Kelsey J. O’Connor, Martijn Hendriks, Jose Marquez, and Fengyu Wu
Publisher: International Society for Quality-of-Life Studies Publication Date: October 28, 2025 Series ID: ISQOLS-WP-13 DOI: 10.5281/zenodo.17567901
Abstract
Immigrant adolescents generally report lower subjective well-being (SWB) than their native peers, representing an important dimension of inequality among adolescents... Using data for more than 750,000 15-year-old students across 42 countries from the Programme for International Student Assessment (PISA) 2015, 2018, and 2022 waves, we contribute, finding immigrant adolescents report, on average, 0.24 points lower life satisfaction (on a 0-10 scale) than their native peers.

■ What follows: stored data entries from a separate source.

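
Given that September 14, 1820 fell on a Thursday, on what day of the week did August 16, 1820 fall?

Wednesday

Count forward from the earlier date (August 16, 1820) to the later (September 14, 1820):
August 1820: 31 − 16 = 15 days remain.
September 1–14, 1820: 14 days.
Total: 15 + 14 = 29 days.
29 mod 7 = 1, so 1 day before Thursday is Wednesday.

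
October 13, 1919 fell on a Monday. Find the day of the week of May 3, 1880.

Monday

Count forward from the earlier date (May 3, 1880) to the later (October 13, 1919):
Day-of-year of May 3, 1880: 124.
Day-of-year of October 13, 1919: 286.
1880 has 366 days, so 366 − 124 = 242 days remain in 1880.
Full years 1881–1918: 30 common + 8 leap = 30×365 + 8×366 = 13878 days.
Total: 242 + 13878 + 286 = 14406 days.
14406 is a multiple of 7, so May 3, 1880 falls on the same weekday: Monday.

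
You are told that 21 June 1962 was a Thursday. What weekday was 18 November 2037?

From June 21, 1962 to June 21, 2037: 75 years, of which 19 contain a Feb 29 — 56×365 + 19×366 = 27394 days.
(2000 is a leap year (divisible by 400).)
June 2037: 30 − 21 = 9 days remain.
Then July (31), August (31), September (30), October (31): 31 + 31 + 30 + 31 = 123 days.
November 1–18, 2037: 18 days.
Residual: 150 days.
Total: 27544 days.
27544 mod 7 = 6, so 6 days after Thursday is Wednesday.

Wednesday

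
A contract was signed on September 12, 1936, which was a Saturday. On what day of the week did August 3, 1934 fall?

Count forward from the earlier date (August 3, 1934) to the later (September 12, 1936):
Day-of-year of August 3, 1934: 215.
Day-of-year of September 12, 1936: 256.
1934 has 365 days, so 365 − 215 = 150 days remain in 1934.
Full years: 1935: 365. Sum = 365.
Total: 150 + 365 + 256 = 771 days.
771 mod 7 = 1, so 1 day before Saturday is Friday.

Friday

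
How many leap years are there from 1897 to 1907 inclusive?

1

Years divisible by 4 in [1897, 1907]: 1900, 1904.
Of these, 1900 is divisible by 100 but not 400, so not leap.
Leap years: 2 − 1 = 1.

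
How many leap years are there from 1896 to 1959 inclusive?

15

Years divisible by 4: 1896, 1900, …, 1956 — 16 in all.
Of these, 1900 is divisible by 100 but not 400, so not leap.
Leap years: 16 − 1 = 15.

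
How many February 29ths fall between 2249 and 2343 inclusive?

22

Years divisible by 4: 2252, 2256, …, 2340 — 23 in all.
Of these, 2300 is divisible by 100 but not 400, so not leap.
Leap years: 23 − 1 = 22.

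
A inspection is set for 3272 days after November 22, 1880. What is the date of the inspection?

November 7, 1889

Count 3272 days after November 22, 1880:
From November 22, 1880 to November 22, 1888: 8 years, of which 2 contain a Feb 29 — 6×365 + 2×366 = 2922 days.
November 1888: 30 − 22 = 8 days remain.
Then 11 full months totalling 335 days.
November 1–7, 1889: 7 days.
Residual: 350 days.
Total: 3272 days.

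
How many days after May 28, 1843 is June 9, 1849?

2204

May 28, 1843 → May 28, 1844: 366 days (1844 is a leap year).
May 28, 1844 → May 28, 1845: 365 days.
May 28, 1845 → May 28, 1846: 365 days.
May 28, 1846 → May 28, 1847: 365 days.
May 28, 1847 → May 28, 1848: 366 days (1848 is a leap year).
May 28, 1848 → May 28, 1849: 365 days.
May 1849: 31 − 28 = 3 days remain.
June 1–9, 1849: 9 days.
Residual: 12 days.
Total: 2204 days.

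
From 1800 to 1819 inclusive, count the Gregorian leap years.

4

Years divisible by 4 in [1800, 1819]: 1800, 1804, 1808, 1812, 1816.
Of these, 1800 is divisible by 100 but not 400, so not leap.
Leap years: 5 − 1 = 4.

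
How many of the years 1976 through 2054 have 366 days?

Years divisible by 4: 1976, 1980, …, 2052 — 20 in all.
2000 is divisible by 400, so still leap.
No century exceptions apply. Count: 20.

20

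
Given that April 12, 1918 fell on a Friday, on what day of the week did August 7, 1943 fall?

From April 12, 1918 to April 12, 1943: 25 years, of which 6 contain a Feb 29 — 19×365 + 6×366 = 9131 days.
April 1943: 30 − 12 = 18 days remain.
Then May (31), June (30), July (31): 31 + 30 + 31 = 92 days.
August 1–7, 1943: 7 days.
Residual: 117 days.
Total: 9248 days.
9248 mod 7 = 1, so 1 day after Friday is Saturday.

Saturday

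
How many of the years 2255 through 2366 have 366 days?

Years divisible by 4: 2256, 2260, …, 2364 — 28 in all.
Of these, 2300 is divisible by 100 but not 400, so not leap.
Leap years: 28 − 1 = 27.

27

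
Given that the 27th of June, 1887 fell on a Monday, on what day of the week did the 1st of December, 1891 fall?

Tuesday

Day-of-year of June 27, 1887: 178.
Day-of-year of December 1, 1891: 335.
1887 has 365 days, so 365 − 178 = 187 days remain in 1887.
Full years: 1888: 366; 1889: 365; 1890: 365. Sum = 1096.
Total: 187 + 1096 + 335 = 1618 days.
1618 mod 7 = 1, so 1 day after Monday is Tuesday.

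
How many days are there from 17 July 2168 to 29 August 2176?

2965

From July 17, 2168 to July 17, 2176: 8 years, of which 2 contain a Feb 29 — 6×365 + 2×366 = 2922 days.
July 2176: 31 − 17 = 14 days remain.
August 1–29, 2176: 29 days.
Residual: 43 days.
Total: 2965 days.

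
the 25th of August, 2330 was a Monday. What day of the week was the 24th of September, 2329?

Count forward from the earlier date (September 24, 2329) to the later (August 25, 2330):
Day-of-year of September 24, 2329: 267.
Day-of-year of August 25, 2330: 237.
2329 has 365 days, so 365 − 267 = 98 days remain in 2329.
Total: 98 + 237 = 335 days.
335 mod 7 = 6, so 6 days before Monday is Tuesday.

Tuesday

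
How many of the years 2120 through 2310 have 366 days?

46

Years divisible by 4: 2120, 2124, …, 2308 — 48 in all.
Of these, 2200, 2300 are divisible by 100 but not 400, so not leap.
Leap years: 48 − 2 = 46.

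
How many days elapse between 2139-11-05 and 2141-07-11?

614

Day-of-year of November 5, 2139: 309.
Day-of-year of July 11, 2141: 192.
2139 has 365 days, so 365 − 309 = 56 days remain in 2139.
Full years: 2140: 366. Sum = 366.
Total: 56 + 366 + 192 = 614 days.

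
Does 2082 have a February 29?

No

2082 is not a leap year.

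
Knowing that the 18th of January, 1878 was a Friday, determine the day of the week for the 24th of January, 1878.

Thursday

Within January 1878: 24 − 18 = 6 days.
6 mod 7 = 6, so 6 days after Friday is Thursday.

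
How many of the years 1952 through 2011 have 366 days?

Years divisible by 4: 1952, 1956, …, 2008 — 15 in all.
2000 is divisible by 400, so still leap.
No century exceptions apply. Count: 15.

15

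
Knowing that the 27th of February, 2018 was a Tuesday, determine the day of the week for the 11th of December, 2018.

Tuesday

February 2018: 28 − 27 = 1 day remains (2018 is not a leap year, so February has 28 days).
Then 9 full months totalling 275 days.
December 1–11, 2018: 11 days.
Total: 1 + 275 + 11 = 287 days.
287 is a multiple of 7, so the 11th of December, 2018 falls on the same weekday: Tuesday.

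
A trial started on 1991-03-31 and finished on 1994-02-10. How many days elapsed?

1047

March 31, 1991 → March 31, 1992: 366 days (1992 is a leap year).
March 31, 1992 → March 31, 1993: 365 days.
March 1993: 31 − 31 = 0 days remain.
Then 10 full months totalling 306 days.
February 1–10, 1994: 10 days (1994 is not a leap year).
Residual: 316 days.
Total: 1047 days.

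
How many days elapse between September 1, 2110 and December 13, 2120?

3756

Day-of-year of September 1, 2110: 244.
Day-of-year of December 13, 2120: 348.
2110 has 365 days, so 365 − 244 = 121 days remain in 2110.
Full years 2111–2119: 7 common + 2 leap = 7×365 + 2×366 = 3287 days.
Total: 121 + 3287 + 348 = 3756 days.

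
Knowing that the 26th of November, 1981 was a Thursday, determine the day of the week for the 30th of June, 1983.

November 1981: 30 − 26 = 4 days remain.
Then 18 full months totalling 547 days.
June 1–30, 1983: 30 days.
Total: 4 + 547 + 30 = 581 days.
581 is a multiple of 7, so the 30th of June, 1983 falls on the same weekday: Thursday.

Thursday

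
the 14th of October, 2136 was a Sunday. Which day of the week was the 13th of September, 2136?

Count forward from the earlier date (September 13, 2136) to the later (October 14, 2136):
September 2136: 30 − 13 = 17 days remain.
October 1–14, 2136: 14 days.
Total: 17 + 14 = 31 days.
31 mod 7 = 3, so 3 days before Sunday is Thursday.

Thursday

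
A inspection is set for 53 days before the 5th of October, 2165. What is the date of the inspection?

the 13th of August, 2165

Count 53 days before October 5, 2165:
August 2165: 31 − 13 = 18 days remain.
Then September (30): 30 days.
October 1–5, 2165: 5 days.
Total: 18 + 30 + 5 = 53 days.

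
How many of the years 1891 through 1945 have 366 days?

13

Years divisible by 4: 1892, 1896, …, 1944 — 14 in all.
Of these, 1900 is divisible by 100 but not 400, so not leap.
Leap years: 14 − 1 = 13.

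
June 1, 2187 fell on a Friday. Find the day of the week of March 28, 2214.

Day-of-year of June 1, 2187: 152.
Day-of-year of March 28, 2214: 87.
2187 has 365 days, so 365 − 152 = 213 days remain in 2187.
Full years 2188–2213: 20 common + 6 leap = 20×365 + 6×366 = 9496 days.
Total: 213 + 9496 + 87 = 9796 days.
9796 mod 7 = 3, so 3 days after Friday is Monday.

Monday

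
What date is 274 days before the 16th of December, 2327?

the 17th of March, 2327

Count 274 days before December 16, 2327:
March 2327: 31 − 17 = 14 days remain.
Then April (30), May (31), June (30), July (31), August (31), September (30), October (31), November (30): 30 + 31 + 30 + 31 + 31 + 30 + 31 + 30 = 244 days.
December 1–16, 2327: 16 days.
Total: 14 + 244 + 16 = 274 days.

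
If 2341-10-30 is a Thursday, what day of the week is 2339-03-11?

Saturday

Count forward from the earlier date (March 11, 2339) to the later (October 30, 2341):
Day-of-year of March 11, 2339: 70.
Day-of-year of October 30, 2341: 303.
2339 has 365 days, so 365 − 70 = 295 days remain in 2339.
Full years: 2340: 366. Sum = 366.
Total: 295 + 366 + 303 = 964 days.
964 mod 7 = 5, so 5 days before Thursday is Saturday.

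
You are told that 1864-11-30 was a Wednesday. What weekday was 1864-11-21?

Monday

Count forward from the earlier date (November 21, 1864) to the later (November 30, 1864):
Within November 1864: 30 − 21 = 9 days.
9 mod 7 = 2, so 2 days before Wednesday is Monday.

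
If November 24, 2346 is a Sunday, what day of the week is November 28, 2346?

Within November 2346: 28 − 24 = 4 days.
4 mod 7 = 4, so 4 days after Sunday is Thursday.

Thursday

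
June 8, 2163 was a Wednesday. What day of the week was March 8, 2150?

Count forward from the earlier date (March 8, 2150) to the later (June 8, 2163):
From March 8, 2150 to March 8, 2163: 13 years, of which 3 contain a Feb 29 — 10×365 + 3×366 = 4748 days.
March 2163: 31 − 8 = 23 days remain.
Then April (30), May (31): 30 + 31 = 61 days.
June 1–8, 2163: 8 days.
Residual: 92 days.
Total: 4840 days.
4840 mod 7 = 3, so 3 days before Wednesday is Sunday.

Sunday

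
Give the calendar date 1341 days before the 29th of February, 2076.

the 28th of June, 2072

Count 1341 days before February 29, 2076:
June 28, 2072 → June 28, 2073: 365 days.
June 28, 2073 → June 28, 2074: 365 days.
June 28, 2074 → June 28, 2075: 365 days.
June 2075: 30 − 28 = 2 days remain.
Then July (31), August (31), September (30), October (31), November (30), December (31), January (31): 31 + 31 + 30 + 31 + 30 + 31 + 31 = 215 days.
February 1–29, 2076: 29 days (2076 is a leap year).
Residual: 246 days.
Total: 1341 days.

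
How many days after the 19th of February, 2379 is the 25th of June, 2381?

February 19, 2379 → February 19, 2380: 365 days.
February 19, 2380 → February 19, 2381: 366 days (2380 is a leap year).
February 2381: 28 − 19 = 9 days remain (2381 is not a leap year, so February has 28 days).
Then March (31), April (30), May (31): 31 + 30 + 31 = 92 days.
June 1–25, 2381: 25 days.
Residual: 126 days.
Total: 857 days.

857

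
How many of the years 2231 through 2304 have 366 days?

Years divisible by 4: 2232, 2236, …, 2304 — 19 in all.
Of these, 2300 is divisible by 100 but not 400, so not leap.
Leap years: 19 − 1 = 18.

18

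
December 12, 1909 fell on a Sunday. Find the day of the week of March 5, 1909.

Friday

Count forward from the earlier date (March 5, 1909) to the later (December 12, 1909):
March 1909: 31 − 5 = 26 days remain.
Then April (30), May (31), June (30), July (31), August (31), September (30), October (31), November (30): 30 + 31 + 30 + 31 + 31 + 30 + 31 + 30 = 244 days.
December 1–12, 1909: 12 days.
Total: 26 + 244 + 12 = 282 days.
282 mod 7 = 2, so 2 days before Sunday is Friday.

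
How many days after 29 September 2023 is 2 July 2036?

4660

From September 29, 2023 to September 29, 2035: 12 years, of which 3 contain a Feb 29 — 9×365 + 3×366 = 4383 days.
September 2035: 30 − 29 = 1 day remains.
Then 9 full months totalling 274 days.
July 1–2, 2036: 2 days.
Residual: 277 days.
Total: 4660 days.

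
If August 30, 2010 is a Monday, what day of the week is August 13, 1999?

Friday

Count forward from the earlier date (August 13, 1999) to the later (August 30, 2010):
From August 13, 1999 to August 13, 2010: 11 years, of which 3 contain a Feb 29 — 8×365 + 3×366 = 4018 days.
(2000 is a leap year (divisible by 400).)
Within August 2010: 30 − 13 = 17 days.
Total: 4035 days.
4035 mod 7 = 3, so 3 days before Monday is Friday.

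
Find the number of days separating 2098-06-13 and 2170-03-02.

From June 13, 2098 to June 13, 2169: 71 years, of which 17 contain a Feb 29 — 54×365 + 17×366 = 25932 days.
(2100 is not a leap year (divisible by 100 but not 400).)
June 2169: 30 − 13 = 17 days remain.
Then July (31), August (31), September (30), October (31), November (30), December (31), January (31), February 2170 (28): 31 + 31 + 30 + 31 + 30 + 31 + 31 + 28 = 243 days.
March 1–2, 2170: 2 days.
Residual: 262 days.
Total: 26194 days.

26194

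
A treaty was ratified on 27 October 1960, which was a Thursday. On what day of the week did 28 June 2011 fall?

Tuesday

From October 27, 1960 to October 27, 2010: 50 years, of which 12 contain a Feb 29 — 38×365 + 12×366 = 18262 days.
(2000 is a leap year (divisible by 400).)
October 2010: 31 − 27 = 4 days remain.
Then November (30), December (31), January (31), February 2011 (28), March (31), April (30), May (31): 30 + 31 + 31 + 28 + 31 + 30 + 31 = 212 days.
June 1–28, 2011: 28 days.
Residual: 244 days.
Total: 18506 days.
18506 mod 7 = 5, so 5 days after Thursday is Tuesday.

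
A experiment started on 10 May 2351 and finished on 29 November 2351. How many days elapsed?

May 2351: 31 − 10 = 21 days remain.
Then June (30), July (31), August (31), September (30), October (31): 30 + 31 + 31 + 30 + 31 = 153 days.
November 1–29, 2351: 29 days.
Total: 21 + 153 + 29 = 203 days.

203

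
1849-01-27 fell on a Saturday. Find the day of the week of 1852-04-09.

Friday

January 27, 1849 → January 27, 1850: 365 days.
January 27, 1850 → January 27, 1851: 365 days.
January 27, 1851 → January 27, 1852: 365 days.
January 1852: 31 − 27 = 4 days remain.
Then February 1852 (29), March (31): 29 + 31 = 60 days.
April 1–9, 1852: 9 days.
Residual: 73 days.
Total: 1168 days.
1168 mod 7 = 6, so 6 days after Saturday is Friday.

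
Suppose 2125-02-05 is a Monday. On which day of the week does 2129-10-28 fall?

Day-of-year of February 5, 2125: 36.
Day-of-year of October 28, 2129: 301.
2125 has 365 days, so 365 − 36 = 329 days remain in 2125.
Full years: 2126: 365; 2127: 365; 2128: 366. Sum = 1096.
Total: 329 + 1096 + 301 = 1726 days.
1726 mod 7 = 4, so 4 days after Monday is Friday.

Friday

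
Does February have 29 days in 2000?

2000 is a leap year (divisible by 400).

Yes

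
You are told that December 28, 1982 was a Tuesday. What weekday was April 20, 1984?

Friday

December 28, 1982 → December 28, 1983: 365 days.
December 1983: 31 − 28 = 3 days remain.
Then January (31), February 1984 (29), March (31): 31 + 29 + 31 = 91 days.
April 1–20, 1984: 20 days.
Residual: 114 days.
Total: 479 days.
479 mod 7 = 3, so 3 days after Tuesday is Friday.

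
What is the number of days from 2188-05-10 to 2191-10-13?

May 10, 2188 → May 10, 2189: 365 days.
May 10, 2189 → May 10, 2190: 365 days.
May 10, 2190 → May 10, 2191: 365 days.
May 2191: 31 − 10 = 21 days remain.
Then June (30), July (31), August (31), September (30): 30 + 31 + 31 + 30 = 122 days.
October 1–13, 2191: 13 days.
Residual: 156 days.
Total: 1251 days.

1251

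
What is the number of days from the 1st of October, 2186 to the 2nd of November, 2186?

32

October 2186: 31 − 1 = 30 days remain.
November 1–2, 2186: 2 days.
Total: 30 + 2 = 32 days.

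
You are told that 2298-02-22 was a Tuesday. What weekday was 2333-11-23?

Thursday

From February 22, 2298 to February 22, 2333: 35 years, of which 8 contain a Feb 29 — 27×365 + 8×366 = 12783 days.
(2300 is not a leap year (divisible by 100 but not 400).)
February 2333: 28 − 22 = 6 days remain (2333 is not a leap year, so February has 28 days).
Then March (31), April (30), May (31), June (30), July (31), August (31), September (30), October (31): 31 + 30 + 31 + 30 + 31 + 31 + 30 + 31 = 245 days.
November 1–23, 2333: 23 days.
Residual: 274 days.
Total: 13057 days.
13057 mod 7 = 2, so 2 days after Tuesday is Thursday.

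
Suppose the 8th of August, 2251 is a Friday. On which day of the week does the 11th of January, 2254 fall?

Day-of-year of August 8, 2251: 220.
Day-of-year of January 11, 2254: 11.
2251 has 365 days, so 365 − 220 = 145 days remain in 2251.
Full years: 2252: 366; 2253: 365. Sum = 731.
Total: 145 + 731 + 11 = 887 days.
887 mod 7 = 5, so 5 days after Friday is Wednesday.

Wednesday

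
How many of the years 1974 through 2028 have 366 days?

14

Years divisible by 4: 1976, 1980, …, 2028 — 14 in all.
2000 is divisible by 400, so still leap.
No century exceptions apply. Count: 14.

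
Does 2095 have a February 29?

2095 is not a leap year.

No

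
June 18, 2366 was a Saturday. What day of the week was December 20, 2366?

June 2366: 30 − 18 = 12 days remain.
Then July (31), August (31), September (30), October (31), November (30): 31 + 31 + 30 + 31 + 30 = 153 days.
December 1–20, 2366: 20 days.
Total: 12 + 153 + 20 = 185 days.
185 mod 7 = 3, so 3 days after Saturday is Tuesday.

Tuesday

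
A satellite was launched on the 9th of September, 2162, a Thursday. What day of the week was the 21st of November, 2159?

Wednesday

Count forward from the earlier date (November 21, 2159) to the later (September 9, 2162):
Day-of-year of November 21, 2159: 325.
Day-of-year of September 9, 2162: 252.
2159 has 365 days, so 365 − 325 = 40 days remain in 2159.
Full years: 2160: 366; 2161: 365. Sum = 731.
Total: 40 + 731 + 252 = 1023 days.
1023 mod 7 = 1, so 1 day before Thursday is Wednesday.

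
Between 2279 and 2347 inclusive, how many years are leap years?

Years divisible by 4: 2280, 2284, …, 2344 — 17 in all.
Of these, 2300 is divisible by 100 but not 400, so not leap.
Leap years: 17 − 1 = 16.

16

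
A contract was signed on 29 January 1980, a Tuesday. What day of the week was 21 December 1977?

Wednesday

Count forward from the earlier date (December 21, 1977) to the later (January 29, 1980):
Day-of-year of December 21, 1977: 355.
Day-of-year of January 29, 1980: 29.
1977 has 365 days, so 365 − 355 = 10 days remain in 1977.
Full years: 1978: 365; 1979: 365. Sum = 730.
Total: 10 + 730 + 29 = 769 days.
769 mod 7 = 6, so 6 days before Tuesday is Wednesday.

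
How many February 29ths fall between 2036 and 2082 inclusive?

Years divisible by 4 in [2036, 2082]: 2036, 2040, 2044, 2048, 2052, 2056, 2060, 2064, 2068, 2072, 2076, 2080.
No century exceptions apply. Count: 12.

12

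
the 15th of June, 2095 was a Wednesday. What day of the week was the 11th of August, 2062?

Count forward from the earlier date (August 11, 2062) to the later (June 15, 2095):
From August 11, 2062 to August 11, 2094: 32 years, of which 8 contain a Feb 29 — 24×365 + 8×366 = 11688 days.
August 2094: 31 − 11 = 20 days remain.
Then 9 full months totalling 273 days.
June 1–15, 2095: 15 days.
Residual: 308 days.
Total: 11996 days.
11996 mod 7 = 5, so 5 days before Wednesday is Friday.

Friday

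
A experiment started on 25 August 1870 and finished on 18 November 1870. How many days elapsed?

August 1870: 31 − 25 = 6 days remain.
Then September (30), October (31): 30 + 31 = 61 days.
November 1–18, 1870: 18 days.
Total: 6 + 61 + 18 = 85 days.

85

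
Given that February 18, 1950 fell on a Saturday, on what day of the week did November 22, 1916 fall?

Wednesday

Count forward from the earlier date (November 22, 1916) to the later (February 18, 1950):
From November 22, 1916 to November 22, 1949: 33 years, of which 8 contain a Feb 29 — 25×365 + 8×366 = 12053 days.
November 1949: 30 − 22 = 8 days remain.
Then December (31), January (31): 31 + 31 = 62 days.
February 1–18, 1950: 18 days (1950 is not a leap year).
Residual: 88 days.
Total: 12141 days.
12141 mod 7 = 3, so 3 days before Saturday is Wednesday.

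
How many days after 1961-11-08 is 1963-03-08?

November 1961: 30 − 8 = 22 days remain.
Then 15 full months totalling 455 days.
March 1–8, 1963: 8 days.
Total: 22 + 455 + 8 = 485 days.

485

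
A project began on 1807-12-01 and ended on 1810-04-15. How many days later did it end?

December 1, 1807 → December 1, 1808: 366 days (1808 is a leap year).
December 1, 1808 → December 1, 1809: 365 days.
December 1809: 31 − 1 = 30 days remain.
Then January (31), February 1810 (28), March (31): 31 + 28 + 31 = 90 days.
April 1–15, 1810: 15 days.
Residual: 135 days.
Total: 866 days.

866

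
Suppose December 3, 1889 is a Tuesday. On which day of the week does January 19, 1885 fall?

Count forward from the earlier date (January 19, 1885) to the later (December 3, 1889):
Day-of-year of January 19, 1885: 19.
Day-of-year of December 3, 1889: 337.
1885 has 365 days, so 365 − 19 = 346 days remain in 1885.
Full years: 1886: 365; 1887: 365; 1888: 366. Sum = 1096.
Total: 346 + 1096 + 337 = 1779 days.
1779 mod 7 = 1, so 1 day before Tuesday is Monday.

Monday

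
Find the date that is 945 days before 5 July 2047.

2 December 2044

Count 945 days before July 5, 2047:
Day-of-year of December 2, 2044: 337.
Day-of-year of July 5, 2047: 186.
2044 has 366 days, so 366 − 337 = 29 days remain in 2044.
Full years: 2045: 365; 2046: 365. Sum = 730.
Total: 29 + 730 + 186 = 945 days.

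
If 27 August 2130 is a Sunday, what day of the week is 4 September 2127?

Count forward from the earlier date (September 4, 2127) to the later (August 27, 2130):
September 4, 2127 → September 4, 2128: 366 days (2128 is a leap year).
September 4, 2128 → September 4, 2129: 365 days.
September 2129: 30 − 4 = 26 days remain.
Then 10 full months totalling 304 days.
August 1–27, 2130: 27 days.
Residual: 357 days.
Total: 1088 days.
1088 mod 7 = 3, so 3 days before Sunday is Thursday.

Thursday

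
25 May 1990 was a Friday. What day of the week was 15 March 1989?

Wednesday

Count forward from the earlier date (March 15, 1989) to the later (May 25, 1990):
Day-of-year of March 15, 1989: 74.
Day-of-year of May 25, 1990: 145.
1989 has 365 days, so 365 − 74 = 291 days remain in 1989.
Total: 291 + 145 = 436 days.
436 mod 7 = 2, so 2 days before Friday is Wednesday.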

However, this gap varies widely across countries, from a positive 0.23 (where immigrants are more satisfied) to a negative 0.83. To explain the difference in gaps across countries, we show that they are systematically related to macro-level factors. Immigrant adolescents fare relatively worse than native adolescents in countries with: lower uncertainty avoidance (a cultural dimension), larger and more diverse immigrant populations, and weaker institutional quality. These findings highlight the importance of national contexts, especially culture, in shaping SWB inequalities between immigrant and native adolescents.